Of course a promising business lead appeared just before I disappeared behind this cloud, and I have no idea whether it’s sprouted without me. Today, I’ll drive out to find higher ground and check accumulated messages. I’m not complaining, just noticing my instinctive reaction to disconnection. I feel exposed, a bit paranoid, as if life might be running ahead without me.

I’m no stranger to feeling disconnected. I might qualify as a master. As an aging introvert, I can feel separated in any crowded room. Concerts and ball games, any place swarming with people, seem to me the loneliest places on Earth. Yet, a few days unplugged from the telephone I rarely use leaves me feeling ginky.

Maybe I miss the implied possibilities connection provides. I could, at any time, just call almost anyone, and this assurance mollifies the old spiders in my head.

In the other, more thoughtful side of my head, I fear that connectivity has occupied the territory reserved for necessities when it used to seem perfectly satisfied hanging out with mere possibilities. Nobody pulls off the road to find a phone booth anymore, as if that call needed a bit of public privacy and also as if that connection was worth disrupting the flow to make.

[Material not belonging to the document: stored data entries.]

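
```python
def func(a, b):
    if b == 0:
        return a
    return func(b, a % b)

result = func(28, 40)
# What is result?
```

func(28, 40) -> func(40, 28) -> func(28, 12) -> func(12, 4) -> func(4, 0) -> 4

Answer: 4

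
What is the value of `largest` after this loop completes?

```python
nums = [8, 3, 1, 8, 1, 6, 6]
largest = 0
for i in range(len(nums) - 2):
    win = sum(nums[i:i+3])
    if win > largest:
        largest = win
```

Max sum of 3-element window in [8, 3, 1, 8, 1, 6, 6]
`largest` takes the values: 0 → 12 → 15

Answer: 15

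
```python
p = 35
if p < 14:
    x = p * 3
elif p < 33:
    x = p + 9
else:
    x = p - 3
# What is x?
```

Trace:
`p = 35` → p = 35
`if p < 14: ...` → p < 14 is False, p < 33 is False, take else branch → x = 32
So x = 32

Answer: 32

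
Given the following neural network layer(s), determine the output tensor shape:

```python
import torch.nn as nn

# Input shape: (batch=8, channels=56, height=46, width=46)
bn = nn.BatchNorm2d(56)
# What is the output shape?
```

Input: (8, 56, 46, 46) -> Output: (8, 56, 46, 46)

Answer: (8, 56, 46, 46)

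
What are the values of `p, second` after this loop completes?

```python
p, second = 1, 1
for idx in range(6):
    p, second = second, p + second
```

Fibonacci: after 6 iterations
`p, second` takes the values: (1, 1) → (1, 2) → (2, 3) → (3, 5) → (5, 8) → (8, 13) → (13, 21)

Answer: 13, 21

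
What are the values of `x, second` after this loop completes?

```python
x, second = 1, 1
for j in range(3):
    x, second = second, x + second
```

Fibonacci: after 3 iterations
`x, second` takes the values: (1, 1) → (1, 2) → (2, 3) → (3, 5)

Answer: 3, 5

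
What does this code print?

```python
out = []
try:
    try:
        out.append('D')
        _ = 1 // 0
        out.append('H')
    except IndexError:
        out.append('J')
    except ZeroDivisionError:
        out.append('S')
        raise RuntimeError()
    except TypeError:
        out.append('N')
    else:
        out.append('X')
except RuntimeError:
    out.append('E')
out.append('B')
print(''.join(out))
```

Execution trace: 'D' (try body) → 'S' (except ZeroDivisionError) → 'E' (outer except RuntimeError) → 'B' (after the try/except). Output: DSEB

Answer: DSEB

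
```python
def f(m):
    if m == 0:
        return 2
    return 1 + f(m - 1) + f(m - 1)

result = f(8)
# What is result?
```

f(m) = 1 + 2·f(m-1), f(0)=2. Closed form: (2+1)·2^8 - 1 = 767.

Answer: 767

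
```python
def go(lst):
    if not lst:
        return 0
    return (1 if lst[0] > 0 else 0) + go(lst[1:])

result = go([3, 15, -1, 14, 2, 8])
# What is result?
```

Count of positive elements in [3, 15, -1, 14, 2, 8] = 5

Answer: 5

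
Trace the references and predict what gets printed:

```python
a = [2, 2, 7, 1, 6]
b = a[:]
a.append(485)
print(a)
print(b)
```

Key concept: slice [:] creates copy.
Step by step:
`a = [2, 2, 7, 1, 6]` → a = [2, 2, 7, 1, 6]
`b = a[:]` → b = [2, 2, 7, 1, 6]
`a.append(485)` → a = [2, 2, 7, 1, 6, 485]
`print(a)` → prints [2, 2, 7, 1, 6, 485]
`print(b)` → prints [2, 2, 7, 1, 6]

Answer:
[2, 2, 7, 1, 6, 485]
[2, 2, 7, 1, 6]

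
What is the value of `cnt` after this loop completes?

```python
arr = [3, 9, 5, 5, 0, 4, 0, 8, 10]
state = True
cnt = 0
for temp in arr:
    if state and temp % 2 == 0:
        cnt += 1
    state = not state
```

Count even values at even positions
`cnt` takes the values: 0 → 1 → 2 → 3

Answer: 3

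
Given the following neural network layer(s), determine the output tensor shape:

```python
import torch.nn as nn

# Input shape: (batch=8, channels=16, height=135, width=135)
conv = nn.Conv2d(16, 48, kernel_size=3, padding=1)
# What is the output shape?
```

Input: (8, 16, 135, 135) -> Output: (8, 48, 135, 135)

Answer: (8, 48, 135, 135)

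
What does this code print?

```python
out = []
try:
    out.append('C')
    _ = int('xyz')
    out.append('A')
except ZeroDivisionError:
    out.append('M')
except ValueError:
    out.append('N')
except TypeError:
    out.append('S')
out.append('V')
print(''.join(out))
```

Execution trace: 'C' (try body) → 'N' (except ValueError) → 'V' (after the try/except). Output: CNV

Answer: CNV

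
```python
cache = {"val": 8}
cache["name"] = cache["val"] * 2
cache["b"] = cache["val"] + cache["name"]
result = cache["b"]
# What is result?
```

Trace:
`cache = {"val": 8}` → cache = {'val': 8}
`cache["name"] = cache["val"] * 2` → cache = {'val': 8, 'name': 16}
`cache["b"] = cache["val"] + cache["name"]` → cache = {'val': 8, 'name': 16, 'b': 24}
`result = cache["b"]` → result = 24
So result = 24

Answer: 24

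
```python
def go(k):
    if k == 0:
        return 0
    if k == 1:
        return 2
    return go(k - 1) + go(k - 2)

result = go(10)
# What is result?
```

Build up from base cases: go(0)=0, go(1)=2, go(2)=2, go(3)=4, go(4)=6, go(5)=10, go(6)=16, ..., go(10)=110

Answer: 110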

Now, even I seem to expect to be able to connect without disconnecting with any of the other distractions I used to be able to at least occasionally set aside.

My electronics might well be capable of processing multiple simultaneous channels of information, but I suspect I am not, and never will be able to fully interface. Multi-tasking might be a myth made up by technologists who’s sole contribution to humankind doesn’t actually contribute anything to humankind.

Perhaps I should explain this respite from telephony as me pulling off to the side of some road to ditch my internal phone booth, an echo chamber usually reverberating with alluring distractions. Losing any presumed necessity should disturb because it holds the real potential to delight. Gorged on touch, isolation promises some surprising satisfaction.

I suspect I’ll be quickly subsumed back into the telephony flow once I leave these sweet late Spring prairie mornings. The Muse pulled me to the window this morning to hear what her childhood sounded like, geese working the nearby lake included. What used to occur in phone booths we only sometimes entered now happens in isolation booths we rarely escape.